§1. Homogénéité des groupes solidaires : justifications théoriques et évidences empiriques

Le modèle de Ghatak [1999] ou encore celui de Van Tassel [1999] montrent comment l’information parfaite dont bénéficient les emprunteurs potentiels quant au niveau de risque que représente le projet de chacun d’entre eux conduit, au travers du prêt groupé, au regroupement des emprunteurs de type similaire du point de vue du niveau de risque de leur projet 236 . Ces résultats théoriques suggèrent donc l’existence d’un processus de sélection préalable à la formation du groupe et conduisant à des groupes de composition « homogène » du point de vue du niveau de risque des projets entrepris par chacun des membres. Cette homogénéité est supposée se répercuter favorablement sur les performances du groupe en termes de remboursement puisqu’elle est censée renforcer la capacité des membres à s’auto-contrôler et favoriser le recours à la pression ou sanction sociale [Stiglitz, 1990; Besley et Coate, 1995].

Cependant, de nombreux travaux empiriques nuancent d’une part la validité de la constitution de groupes d’emblée homogènes et, d’autre part, l’influence positive de cette homogénéité sur les performances appréhendées au travers de taux de remboursement.

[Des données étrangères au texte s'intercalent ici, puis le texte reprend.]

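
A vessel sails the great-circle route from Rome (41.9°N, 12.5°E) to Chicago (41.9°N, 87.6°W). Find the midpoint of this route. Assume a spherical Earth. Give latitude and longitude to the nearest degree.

≈ (54°N, 38°W)

Write both endpoints as unit vectors p₁, p₂ with components (cos φ cos λ, cos φ sin λ, sin φ).
The central angle between the endpoints is δ = arccos(p₁·p₂) ≈ 1.214 rad (69.6°).
Interpolate at f = 1/2 with slerp weights a = sin((1−f)δ)/sin δ ≈ 0.609, b = sin(fδ)/sin δ ≈ 0.609.
p = a·p₁ + b·p₂ ≈ (0.461, -0.355, 0.813); φ = arcsin(p_z) ≈ 54.41°, λ = atan2(p_y, p_x) ≈ -37.55°.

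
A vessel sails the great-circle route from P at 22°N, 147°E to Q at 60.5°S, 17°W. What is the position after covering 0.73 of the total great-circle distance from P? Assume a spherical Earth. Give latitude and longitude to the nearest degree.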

L’étude de terrain menée par Julia Paxton [1996] au Burkina Faso dévoile qu’au cours des renouvellements du crédit et de l’augmentation des montants prêtés par l’IMF, les stratégies et besoins financiers des membres des groupes de solidarités divergent et laissent apparaître que Julia Paxton nomme le matching problem. Ce phénomène implique que dans un premier temps les membres du groupe de solidarité s’accordent sur les conditions du prêt (montant, terme, etc.) mais elle note qu’au cours des différents renouvellements du crédit, des besoins financiers différents apparaissent cela engendre un décalage croissant de l’enjeu que représente le crédit (renouvellement, montant, etc) pour chacun des membres du groupe. Ce phénomène se traduit pour les groupes concernés par une moindre efficacité du mécanisme incitatif de renouvellement du crédit (credit replication) ou encore celui de l’augmentation des montants prêtés (progressive lending) sur les taux de remboursements enregistrés.

Les résultats de Paxton [1996] sont confirmés par ceux de Wydick [2000] qui démontre que le processus de sélection des emprunteurs survient après la formation du groupe sous la forme d’expulsions.

De surcroît, l’homogénéité des membres du groupe n’est dans de nombreux cas pas un gage de plus grande efficacité sur les taux de remboursement. C’est la conclusion à laquelle le travail de Zeller [1998] aboutit 237 . L’homogénéité en termes de niveaux de risque des membres du groupe n’a pas d’impact positif sur les performances du groupe en termes de remboursement. En effet, il démontre que la variance des actifs risqués 238 (qui donne une indication sur la diversification du risque et donc de l’hétérogénéité du groupe) a un impact significatif et positif sur le taux de remboursement. En revanche, une trop forte hétérogénéité (carré de la variable) se révèle négative sur les taux de remboursement.

D’autres contributions appréhendent l’homogénéité du groupe de solidarité au travers de variables telles que l’âge ou le niveau d’éducation de chacun des membres. C’est le cas de la contribution de Marie Godquin [2004] qui ne trouve pas d’impact positif significatif de l’homogénéité telle qu’évaluée sur le taux de remboursement. Exprimons ici une certaine réserve quant au choix des variables censées traduire et contrôler l’homogénéité des membres du groupe de solidarité. Par ailleurs, quelle justification théorique peut laisser supposer un lien quelconque entre ces variables et le taux de remboursement ?

Notons enfin qu’à notre connaissance aucune attention n’est portée à la diversité des stratégies d’emprunt entre les membres des groupes de solidarité. L’étape suivante de notre analyse s’intéresse donc à ce qui se passe non plus au niveau individuel mais au niveau du groupe de solidarité.

Notes
236.

Le modèle comprend deux emprunteurs, neutres au risque, distingués par la nature des projets qu’ils entreprennent. L’un sera dit sûr (safe) et le second risqué (risky). Le type de projet de l’emprunteur risqué à une probabilité plus faible de réussir mais conduit à un rendement supérieur lorsqu’il aboutit.

237.

La démarche de Zeller consiste à tester le pouvoir prédictif du modèle d’auto sélection des membres du groupe. Il cherche ainsi à connaître l’impact des variables relatives à l’homogénéité du groupe parmi les déterminants du taux de remboursement. Pour cela il analyse les déterminants du taux de remboursement de 141 groupes de prêts dépendant de 6 IMF de Madagascar.

238.

Évaluée par le coefficient de variation de la possession de terres hautes (diversification), le carré de cette variable est également une variable déterminante.